The Company has also granted the underwriter a 45-day option to purchase up to an additional 342,000 shares of common stock and/or warrants to purchase up to an additional 870,000 shares of common stock at the public offering price, less the underwriting discounts and commission, to cover over-allotments, if any.

20% of the gross proceeds of the offering will be used to repay a portion of the Company’s outstanding convertible notes. The Company intends to use the remaining net proceeds from the offering for the further clinical development of its product candidates and for working capital and other general corporate purposes.
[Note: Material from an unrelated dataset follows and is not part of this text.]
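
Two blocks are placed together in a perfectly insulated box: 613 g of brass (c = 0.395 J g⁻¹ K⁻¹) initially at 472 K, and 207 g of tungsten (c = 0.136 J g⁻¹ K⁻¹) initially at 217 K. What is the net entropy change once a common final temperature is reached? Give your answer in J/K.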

A registration statement on Form S-1 (File No. 333-268038) relating to these securities was declared effective by the U.S. Securities and Exchange Commission (the "SEC") on December 6, 2022. This offering is being made only by means of a prospectus forming part of the effective registration statement. A preliminary prospectus relating to and describing the terms of the offering has been filed with the SEC. Electronic copies of the preliminary prospectus and, when available, copies of the final prospectus relating to the offering may be obtained for free by visiting the SEC’s website at www.sec.gov or by contacting Lake Street Capital Markets, LLC, Attention: Syndicate Department, 920 Second Avenue South, Suite 700, Minneapolis, Minnesota 55402, or by calling (612) 326-1305, or by emailing [email protected].

This press release shall not constitute an offer to sell or a solicitation of an offer to buy these securities, nor shall there be any sale of these securities in any state or other jurisdiction in which such offer, solicitation or sale would be unlawful prior to the registration or qualification under the securities laws of any such state or other jurisdiction.